The three also point to the creation of the Agawam Small Business Assistance Center (ASBAC), which was initially funded by the town of Agawam but is now funded by the WRC. From the basics of Excel and QuickBooks to the ins and outs of social-media marketing, the ASBAC provides monthly educational seminars that help startup business members.

Next up for the WRC is the high-profile 6th Annual Food Fest West on Nov. 1 at Crestview Country Club. Pizzichemi anticipates almost 20 restaurants and more than 300 attendees.

“In a climate where almost every restaurant is overshadowed by franchises — certainly Riverdale Street in West Springfield is home to many — this elegant event celebrates our dining quality, but we do let the franchises in,” Pizzichemi said.

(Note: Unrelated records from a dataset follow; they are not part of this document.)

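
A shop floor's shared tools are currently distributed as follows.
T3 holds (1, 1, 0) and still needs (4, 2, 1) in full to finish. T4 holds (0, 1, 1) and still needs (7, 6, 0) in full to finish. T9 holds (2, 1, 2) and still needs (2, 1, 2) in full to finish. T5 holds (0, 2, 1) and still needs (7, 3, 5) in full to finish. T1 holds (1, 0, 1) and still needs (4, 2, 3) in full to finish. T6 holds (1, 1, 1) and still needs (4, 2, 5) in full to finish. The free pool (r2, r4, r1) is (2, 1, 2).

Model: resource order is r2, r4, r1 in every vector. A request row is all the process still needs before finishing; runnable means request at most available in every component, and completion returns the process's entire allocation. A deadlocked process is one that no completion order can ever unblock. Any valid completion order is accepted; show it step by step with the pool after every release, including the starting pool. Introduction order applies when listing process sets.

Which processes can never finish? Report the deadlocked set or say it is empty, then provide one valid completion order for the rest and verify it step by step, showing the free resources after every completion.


The deadlocked set is empty.
Key observation: T9 fits the free pool immediately, and its release cascades until everyone finishes.
One completion order for the rest: T9, T1, T6, T3, T5, T4. Walking it through:
  pool = (2, 1, 2)
  run T9 (needs (2, 1, 2), free (2, 1, 2)); after release of (2, 1, 2) the pool is (4, 2, 4)
  run T1 (needs (4, 2, 3), free (4, 2, 4)); after release of (1, 0, 1) the pool is (5, 2, 5)
  run T6 (needs (4, 2, 5), free (5, 2, 5)); after release of (1, 1, 1) the pool is (6, 3, 6)
  run T3 (needs (4, 2, 1), free (6, 3, 6)); after release of (1, 1, 0) the pool is (7, 4, 6)
  run T5 (needs (7, 3, 5), free (7, 4, 6)); after release of (0, 2, 1) the pool is (7, 6, 7)
  run T4 (needs (7, 6, 0), free (7, 6, 7)); after release of (0, 1, 1) the pool is (7, 7, 8)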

Along with the annual summer golf tournament and the hosting of candidate forums for local political races, ‘Coffee with the Mayor’ programs — open forum where members may converse with new West Springfield Mayor Gregory Neffinger and Agawam Mayor Richard Cohen — began this spring and have been well-received by members, said Beaudry.

As he takes charge, Beaudry’s goal is to achieve a constant flow of new, young businesses and retention of longtime members. Tapping his social-media knowledge, Boronski’s experience, and what he knows his generation needs to succeed in business, he and the companies that make up the WRC may just make this body’s transitional years a model for other chambers.